UNIT LOAD ACTIVE SUB DESCRIPTION
neutron-dhcp-agent.service loaded active running OpenStack Neutron DHCP Agent
neutron-openvswitch-agent.service loaded active running OpenStack Neutron Open vSwitch Agent
neutron-ovs-cleanup.service loaded active exited OpenStack Neutron Open vSwitch Cleanup Utility
neutron-server.service loaded active running OpenStack Neutron Server
openstack-aodh-evaluator.service loaded active running OpenStack Alarm evaluator service
openstack-aodh-listener.service loaded active running OpenStack Alarm listener service
openstack-aodh-notifier.service loaded active running OpenStack Alarm notifier service
openstack-ceilometer-central.service loaded active running OpenStack ceilometer central agent
openstack-ceilometer-collector.service loaded active running OpenStack ceilometer collection service
openstack-ceilometer-notification.service loaded active running OpenStack ceilometer notification agent
openstack-glance-api.service loaded active running OpenStack Image Service (code-named Glance) API server
openstack-glance-registry.service loaded active running OpenStack Image Service (code-named Glance) Registry server
openstack-heat-api-cfn.service loaded active running Openstack Heat CFN-compatible API Service
openstack-heat-api.service loaded active running OpenStack Heat API Service
openstack-heat-engine.service loaded active running Openstack Heat Engine Service
openstack-ironic-api.service loaded active running OpenStack Ironic API service
openstack-ironic-conductor.service loaded active running OpenStack Ironic Conductor service
openstack-ironic-inspector-dnsmasq.service loaded active running PXE boot dnsmasq service for Ironic Inspector
openstack-ironic-inspector.service loaded active running Hardware introspection service for OpenStack Ironic
openstack-mistral-api.service loaded active running Mistral API Server
openstack-mistral-engine.service loaded active running Mistral Engine Server
openstack-mistral-executor.service loaded active running Mistral Executor Server
openstack-nova-api.service loaded active running OpenStack Nova API Server
openstack-nova-cert.service loaded active running OpenStack Nova Cert Server
openstack-nova-compute.service loaded active running OpenStack Nova Compute Server
openstack-nova-conductor.service loaded active running OpenStack Nova Conductor Server
openstack-nova-scheduler.service loaded active running OpenStack Nova Scheduler Server
openstack-swift-account-reaper.service loaded active running OpenStack Object Storage (swift) - Account Reaper
openstack-swift-account.service loaded active running OpenStack Object Storage (swift) - Account Server
openstack-swift-container-updater.service loaded active running OpenStack Object Storage (swift) - Container Updater
openstack-swift-container.service loaded active running OpenStack Object Storage (swift) - Container Server
openstack-swift-object-updater.service loaded active running OpenStack Object Storage (swift) - Object Updater
openstack-swift-object.service loaded active running OpenStack Object Storage (swift) - Object Server
openstack-swift-proxy.service loaded active running OpenStack Object Storage (swift) - Proxy Server
openstack-zaqar.service loaded active running OpenStack Message Queuing Service (code-named Zaqar) Server
openstack-zaqar@1.service loaded active running OpenStack Message Queuing Service (code-named Zaqar) Server Instance 1
openvswitch.service loaded active exited Open vSwitch
LOAD = Reflects whether the unit definition was properly loaded.

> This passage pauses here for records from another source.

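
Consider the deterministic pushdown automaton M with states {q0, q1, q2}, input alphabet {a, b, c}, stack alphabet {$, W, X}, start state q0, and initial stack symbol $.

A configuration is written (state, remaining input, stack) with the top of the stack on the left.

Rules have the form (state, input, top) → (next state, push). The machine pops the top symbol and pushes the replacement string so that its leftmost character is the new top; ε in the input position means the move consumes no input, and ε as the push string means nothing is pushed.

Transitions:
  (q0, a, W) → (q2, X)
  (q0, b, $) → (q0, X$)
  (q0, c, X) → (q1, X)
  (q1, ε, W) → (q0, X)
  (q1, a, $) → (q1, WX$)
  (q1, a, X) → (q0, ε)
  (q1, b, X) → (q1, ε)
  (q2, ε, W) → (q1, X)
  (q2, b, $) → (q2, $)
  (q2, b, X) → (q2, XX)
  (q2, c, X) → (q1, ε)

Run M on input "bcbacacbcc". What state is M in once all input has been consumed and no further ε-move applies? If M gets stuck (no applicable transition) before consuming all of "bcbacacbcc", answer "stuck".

stuck

(q0, bcbacacbcc, $) ⊢ (q0, cbacacbcc, X$) ⊢ (q1, bacacbcc, X$) ⊢ (q1, acacbcc, $) ⊢ (q1, cacbcc, WX$) ⊢ (q0, cacbcc, XX$) ⊢ (q1, acbcc, XX$) ⊢ (q0, cbcc, X$) ⊢ (q1, bcc, X$) ⊢ (q1, cc, $)
No transition for (q1, c, top $); M blocks with input cc remaining.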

ACTIVE = The high-level unit activation state, i.e. generalization of SUB.
SUB = The low-level unit activation state, values depend on unit type.

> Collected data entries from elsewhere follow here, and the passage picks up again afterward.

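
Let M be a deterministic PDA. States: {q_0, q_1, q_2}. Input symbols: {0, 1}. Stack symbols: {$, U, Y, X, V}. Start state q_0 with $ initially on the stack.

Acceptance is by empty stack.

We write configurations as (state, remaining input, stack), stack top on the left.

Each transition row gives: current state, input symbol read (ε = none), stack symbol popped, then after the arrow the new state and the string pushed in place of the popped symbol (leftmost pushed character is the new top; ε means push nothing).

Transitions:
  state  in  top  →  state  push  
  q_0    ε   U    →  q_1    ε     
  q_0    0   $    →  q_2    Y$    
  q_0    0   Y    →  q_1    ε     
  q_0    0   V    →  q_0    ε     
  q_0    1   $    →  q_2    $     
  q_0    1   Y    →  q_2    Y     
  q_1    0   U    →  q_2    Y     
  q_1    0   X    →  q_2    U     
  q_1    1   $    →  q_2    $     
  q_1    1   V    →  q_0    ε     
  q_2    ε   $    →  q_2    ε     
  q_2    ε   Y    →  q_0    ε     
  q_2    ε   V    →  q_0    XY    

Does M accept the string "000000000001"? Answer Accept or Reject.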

37 loaded units listed. Pass --all to see loaded but inactive units, too.
To show all installed unit files use 'systemctl list-unit-files'.
4. If health checks are fine, proceed with faulty disk hot swap procedure and wait for the data sync as it takes hours to complete. Refer to Replacing the Server Components.
5. Repeat these health check procedures in order to confirm that the health status of the OSPD nodes are restored.